Erich Fromms Weltbestseller "Haben oder Sein" prägte in den 1970er Jahren eine ganze Generation. Fromms kluge Analyse zweier menschlicher Existenzweisen, die in seinen Augen gegensätzlich waren, beeindruckt auch rund vierzig Jahre später noch. Doch die psychologische Forschung hat sich weiterentwickelt. Manches, was zu Zeiten des berühmten Psychoanalytikers und Sozialpsychologen en vogue war, gilt heute als widerlegt.

An dieser Stelle setzt der Sozialpsychologe Jens Förster an. In seinem neuen Buch "Was das Haben mit dem Sein macht" versucht er, das Thema aus heutiger Sicht zu beleuchten. Im Gegensatz zu Fromm, der scharf die kapitalistisch motivierte Konsumgesellschaft kritisierte, möchte Förster eine materialistische Einstellung nicht grundsätzlich verteufeln. Sehr wohl aber verweist er auf die fatalen Folgen für Menschheit und Erde, die aus übermäßigem Konsum resultieren. Also stellt er motivationspsychologische Überlegungen über unser Kaufverhalten an und widmet sich dabei den fließenden Übergängen vom gesunden Konsum zur Kaufsucht, vom belebenden Verzicht zum übertriebenen Sparzwang.

Mitteilungsfreudige Darstellung

Förster erläutert scheinbar geläufige Begriffe und prüft sie auf ihre Bedeutung und ihren Nutzen: "horten", "sammeln", "raffen","teilen", "tauschen" und "spenden". Aus seinen Betrachtungen entwickelt er eine Theorie von Haben und Sein. Darin ergeben sich aus den Zielen dieser beiden Existenzweisen sowie aus den Mitteln, um diese Ziele zu erreichen, vier verschiedene Persönlichkeitstypen.

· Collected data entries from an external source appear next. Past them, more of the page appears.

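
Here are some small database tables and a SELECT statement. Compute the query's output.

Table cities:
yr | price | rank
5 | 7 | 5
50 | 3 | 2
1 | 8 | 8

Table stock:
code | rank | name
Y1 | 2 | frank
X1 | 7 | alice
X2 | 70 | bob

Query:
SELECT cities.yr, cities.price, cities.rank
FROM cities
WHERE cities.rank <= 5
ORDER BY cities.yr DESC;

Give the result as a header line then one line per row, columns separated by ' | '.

After WHERE (2 rows):
cities.yr | cities.price | cities.rank
5 | 7 | 5
50 | 3 | 2
After SELECT (2 rows):
cities.yr | cities.price | cities.rank
5 | 7 | 5
50 | 3 | 2
After ORDER BY (2 rows):
cities.yr | cities.price | cities.rank
50 | 3 | 2
5 | 7 | 5

== RESULT ==
cities.yr | cities.price | cities.rank
50 | 3 | 2
5 | 7 | 5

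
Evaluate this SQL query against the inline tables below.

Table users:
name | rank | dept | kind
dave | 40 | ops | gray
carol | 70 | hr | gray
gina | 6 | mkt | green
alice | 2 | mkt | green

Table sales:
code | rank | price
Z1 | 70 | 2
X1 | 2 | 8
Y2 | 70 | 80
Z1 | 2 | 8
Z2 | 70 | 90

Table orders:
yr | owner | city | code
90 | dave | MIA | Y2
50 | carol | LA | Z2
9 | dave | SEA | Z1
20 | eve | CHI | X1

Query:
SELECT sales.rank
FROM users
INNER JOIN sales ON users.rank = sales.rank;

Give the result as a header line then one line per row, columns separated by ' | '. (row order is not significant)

== RESULT ==
sales.rank
70
70
70
2
2

Derivation:
After JOIN sales (5 rows):
users.name | users.rank | users.dept | users.kind | sales.code | sales.rank | sales.price
carol | 70 | hr | gray | Z1 | 70 | 2
carol | 70 | hr | gray | Y2 | 70 | 80
carol | 70 | hr | gray | Z2 | 70 | 90
alice | 2 | mkt | green | X1 | 2 | 8
alice | 2 | mkt | green | Z1 | 2 | 8
After SELECT (5 rows):
sales.rank
70
70
70
2
2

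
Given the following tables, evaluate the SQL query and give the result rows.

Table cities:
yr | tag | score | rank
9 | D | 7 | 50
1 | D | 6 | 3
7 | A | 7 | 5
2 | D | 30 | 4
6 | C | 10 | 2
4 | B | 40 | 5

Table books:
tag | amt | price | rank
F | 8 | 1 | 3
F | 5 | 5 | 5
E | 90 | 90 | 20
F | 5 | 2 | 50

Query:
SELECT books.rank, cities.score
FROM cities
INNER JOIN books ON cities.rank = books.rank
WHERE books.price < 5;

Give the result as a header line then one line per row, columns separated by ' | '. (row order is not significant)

== RESULT ==
books.rank | cities.score
50 | 7
3 | 6

Derivation:
After JOIN books (4 rows):
cities.yr | cities.tag | cities.score | cities.rank | books.tag | books.amt | books.price | books.rank
9 | D | 7 | 50 | F | 5 | 2 | 50
1 | D | 6 | 3 | F | 8 | 1 | 3
7 | A | 7 | 5 | F | 5 | 5 | 5
4 | B | 40 | 5 | F | 5 | 5 | 5
After WHERE (2 rows):
cities.yr | cities.tag | cities.score | cities.rank | books.tag | books.amt | books.price | books.rank
9 | D | 7 | 50 | F | 5 | 2 | 50
1 | D | 6 | 3 | F | 8 | 1 | 3
After SELECT (2 rows):
books.rank | cities.score
50 | 7
3 | 6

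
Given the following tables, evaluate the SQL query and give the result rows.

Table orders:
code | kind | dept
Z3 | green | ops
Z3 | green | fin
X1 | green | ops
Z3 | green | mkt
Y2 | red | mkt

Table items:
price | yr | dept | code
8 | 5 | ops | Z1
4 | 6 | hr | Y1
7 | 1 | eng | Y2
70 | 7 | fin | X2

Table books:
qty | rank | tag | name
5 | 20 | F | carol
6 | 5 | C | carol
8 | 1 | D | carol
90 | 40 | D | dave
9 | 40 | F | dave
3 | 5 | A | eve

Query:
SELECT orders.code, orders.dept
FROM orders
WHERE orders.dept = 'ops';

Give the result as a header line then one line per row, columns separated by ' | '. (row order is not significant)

After WHERE (2 rows):
orders.code | orders.kind | orders.dept
Z3 | green | ops
X1 | green | ops
After SELECT (2 rows):
orders.code | orders.dept
Z3 | ops
X1 | ops

== RESULT ==
orders.code | orders.dept
Z3 | ops
X1 | ops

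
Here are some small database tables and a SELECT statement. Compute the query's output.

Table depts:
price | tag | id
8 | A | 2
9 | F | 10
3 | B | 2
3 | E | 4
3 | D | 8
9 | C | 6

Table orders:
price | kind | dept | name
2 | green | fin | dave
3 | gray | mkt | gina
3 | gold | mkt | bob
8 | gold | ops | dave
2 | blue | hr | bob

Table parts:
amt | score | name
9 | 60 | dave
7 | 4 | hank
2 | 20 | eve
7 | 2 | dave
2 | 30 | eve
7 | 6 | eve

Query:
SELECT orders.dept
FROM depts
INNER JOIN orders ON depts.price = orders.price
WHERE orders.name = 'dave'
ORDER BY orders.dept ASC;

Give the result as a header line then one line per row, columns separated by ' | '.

After JOIN orders (7 rows):
depts.price | depts.tag | depts.id | orders.price | orders.kind | orders.dept | orders.name
8 | A | 2 | 8 | gold | ops | dave
3 | B | 2 | 3 | gray | mkt | gina
3 | B | 2 | 3 | gold | mkt | bob
3 | E | 4 | 3 | gray | mkt | gina
3 | E | 4 | 3 | gold | mkt | bob
3 | D | 8 | 3 | gray | mkt | gina
3 | D | 8 | 3 | gold | mkt | bob
After WHERE (1 rows):
depts.price | depts.tag | depts.id | orders.price | orders.kind | orders.dept | orders.name
8 | A | 2 | 8 | gold | ops | dave
After SELECT (1 rows):
orders.dept
ops
After ORDER BY (1 rows):
orders.dept
ops

== RESULT ==
orders.dept
ops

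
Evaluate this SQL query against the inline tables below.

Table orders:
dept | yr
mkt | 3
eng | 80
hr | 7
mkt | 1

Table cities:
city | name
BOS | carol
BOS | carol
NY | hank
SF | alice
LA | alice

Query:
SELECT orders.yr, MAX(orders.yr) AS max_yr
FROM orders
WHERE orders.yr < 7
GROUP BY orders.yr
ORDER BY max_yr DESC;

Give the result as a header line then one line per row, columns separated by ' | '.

== RESULT ==
orders.yr | max_yr
3 | 3
1 | 1

Derivation:
After WHERE (2 rows):
orders.dept | orders.yr
mkt | 3
mkt | 1
After GROUP BY (2 rows):
orders.yr | max_yr
3 | 3
1 | 1
After ORDER BY (2 rows):
orders.yr | max_yr
3 | 3
1 | 1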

Wie schon in seinem Vorgängerwerk "Unser Autopilot" erzählt der Autor das alles im beschwingten Plauderton. Förster unterhält seine Leser mit zahlreichen Alltagsbeispielen, Anekdoten und persönlichen Schilderungen, und das an vielen Stellen durchaus erhellend. Allerdings wäre das Buch ohne sie vermutlich mit der halben Seitenzahl ausgekommen.

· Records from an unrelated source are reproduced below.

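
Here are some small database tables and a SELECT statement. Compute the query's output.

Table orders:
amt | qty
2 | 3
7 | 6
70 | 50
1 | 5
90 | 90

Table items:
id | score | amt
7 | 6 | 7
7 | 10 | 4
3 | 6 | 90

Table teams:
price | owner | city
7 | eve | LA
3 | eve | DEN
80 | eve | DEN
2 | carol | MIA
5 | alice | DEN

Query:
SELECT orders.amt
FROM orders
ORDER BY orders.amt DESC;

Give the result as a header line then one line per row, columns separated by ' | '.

After SELECT (5 rows):
orders.amt
2
7
70
1
90
After ORDER BY (5 rows):
orders.amt
90
70
7
2
1

== RESULT ==
orders.amt
90
70
7
2
1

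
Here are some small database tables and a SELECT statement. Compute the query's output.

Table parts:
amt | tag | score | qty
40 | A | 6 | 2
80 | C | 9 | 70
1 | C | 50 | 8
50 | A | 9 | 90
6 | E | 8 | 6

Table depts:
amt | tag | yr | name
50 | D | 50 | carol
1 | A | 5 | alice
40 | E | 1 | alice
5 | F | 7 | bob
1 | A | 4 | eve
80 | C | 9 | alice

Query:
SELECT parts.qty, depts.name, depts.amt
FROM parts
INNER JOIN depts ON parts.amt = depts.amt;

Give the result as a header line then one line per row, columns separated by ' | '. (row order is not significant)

== RESULT ==
parts.qty | depts.name | depts.amt
2 | alice | 40
70 | alice | 80
8 | alice | 1
8 | eve | 1
90 | carol | 50

Derivation:
After JOIN depts (5 rows):
parts.amt | parts.tag | parts.score | parts.qty | depts.amt | depts.tag | depts.yr | depts.name
40 | A | 6 | 2 | 40 | E | 1 | alice
80 | C | 9 | 70 | 80 | C | 9 | alice
1 | C | 50 | 8 | 1 | A | 5 | alice
1 | C | 50 | 8 | 1 | A | 4 | eve
50 | A | 9 | 90 | 50 | D | 50 | carol
After SELECT (5 rows):
parts.qty | depts.name | depts.amt
2 | alice | 40
70 | alice | 80
8 | alice | 1
8 | eve | 1
90 | carol | 50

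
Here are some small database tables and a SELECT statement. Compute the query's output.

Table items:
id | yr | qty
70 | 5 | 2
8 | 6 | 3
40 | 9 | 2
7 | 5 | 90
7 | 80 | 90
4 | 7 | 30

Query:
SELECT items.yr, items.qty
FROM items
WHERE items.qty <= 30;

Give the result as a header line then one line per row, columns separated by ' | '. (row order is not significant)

== RESULT ==
items.yr | items.qty
5 | 2
6 | 3
9 | 2
7 | 30

Derivation:
After WHERE (4 rows):
items.id | items.yr | items.qty
70 | 5 | 2
8 | 6 | 3
40 | 9 | 2
4 | 7 | 30
After SELECT (4 rows):
items.yr | items.qty
5 | 2
6 | 3
9 | 2
7 | 30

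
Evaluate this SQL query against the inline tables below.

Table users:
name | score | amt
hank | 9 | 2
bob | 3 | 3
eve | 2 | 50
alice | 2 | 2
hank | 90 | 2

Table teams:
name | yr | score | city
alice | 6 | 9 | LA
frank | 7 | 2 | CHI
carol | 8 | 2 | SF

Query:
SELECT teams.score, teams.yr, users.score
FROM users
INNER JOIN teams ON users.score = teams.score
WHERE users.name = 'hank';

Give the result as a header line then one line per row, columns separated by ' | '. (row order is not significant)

After JOIN teams (5 rows):
users.name | users.score | users.amt | teams.name | teams.yr | teams.score | teams.city
hank | 9 | 2 | alice | 6 | 9 | LA
eve | 2 | 50 | frank | 7 | 2 | CHI
eve | 2 | 50 | carol | 8 | 2 | SF
alice | 2 | 2 | frank | 7 | 2 | CHI
alice | 2 | 2 | carol | 8 | 2 | SF
After WHERE (1 rows):
users.name | users.score | users.amt | teams.name | teams.yr | teams.score | teams.city
hank | 9 | 2 | alice | 6 | 9 | LA
After SELECT (1 rows):
teams.score | teams.yr | users.score
9 | 6 | 9

== RESULT ==
teams.score | teams.yr | users.score
9 | 6 | 9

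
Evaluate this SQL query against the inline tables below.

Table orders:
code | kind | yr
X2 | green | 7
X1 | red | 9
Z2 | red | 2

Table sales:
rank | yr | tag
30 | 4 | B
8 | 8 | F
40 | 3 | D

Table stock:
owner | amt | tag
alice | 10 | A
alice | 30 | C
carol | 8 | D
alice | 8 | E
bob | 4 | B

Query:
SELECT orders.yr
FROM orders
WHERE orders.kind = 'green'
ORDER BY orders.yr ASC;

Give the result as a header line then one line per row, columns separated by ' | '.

After WHERE (1 rows):
orders.code | orders.kind | orders.yr
X2 | green | 7
After SELECT (1 rows):
orders.yr
7
After ORDER BY (1 rows):
orders.yr
7

== RESULT ==
orders.yr
7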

Schwierig wird es, wenn der Autor die zentralen Begriffe "Haben" und "Sein" einzugrenzen sucht. Er gibt die frommschen Definitionen mitunter ungenau und missverständlich wieder und bemüht sich kaum darum, sie zu hinterfragen. Für Fromm waren Haben und Sein zwei Wege, zu leben. Förster dagegen verbindet mit einer Haben-Orientierung in erster Linie Geld, sprich "etwas kaufen wollen". Tätigkeiten wie lesen oder reden wiederum assoziiert er mit "Sein", dabei auf Fromm verweisend. Diesem zufolge können aber auch Tätigkeiten wie das Lesen im Modus des Habens stattfinden – nämlich dann, wenn wir ein Buch "fertigkriegen" wollen und dabei weder Freude noch inneres Tätigsein spüren.

Du bist mein

Fromms berühmtes Werk thematisierte alle Bereiche des Daseins und warnte davor, dass sich das "Haben" auf alle Lebensbereiche übertragen könne, indem wir mit dieser Einstellung etwa lieben und unsere Partner aussuchen. Förster reißt das kurz an, geht aber nicht weiter darauf ein und erschafft sodann seine eigenen, stark vereinfachten Definitionen. Hierbei fokussiert er im Wesentlichen auf das menschliche Konsumverhalten.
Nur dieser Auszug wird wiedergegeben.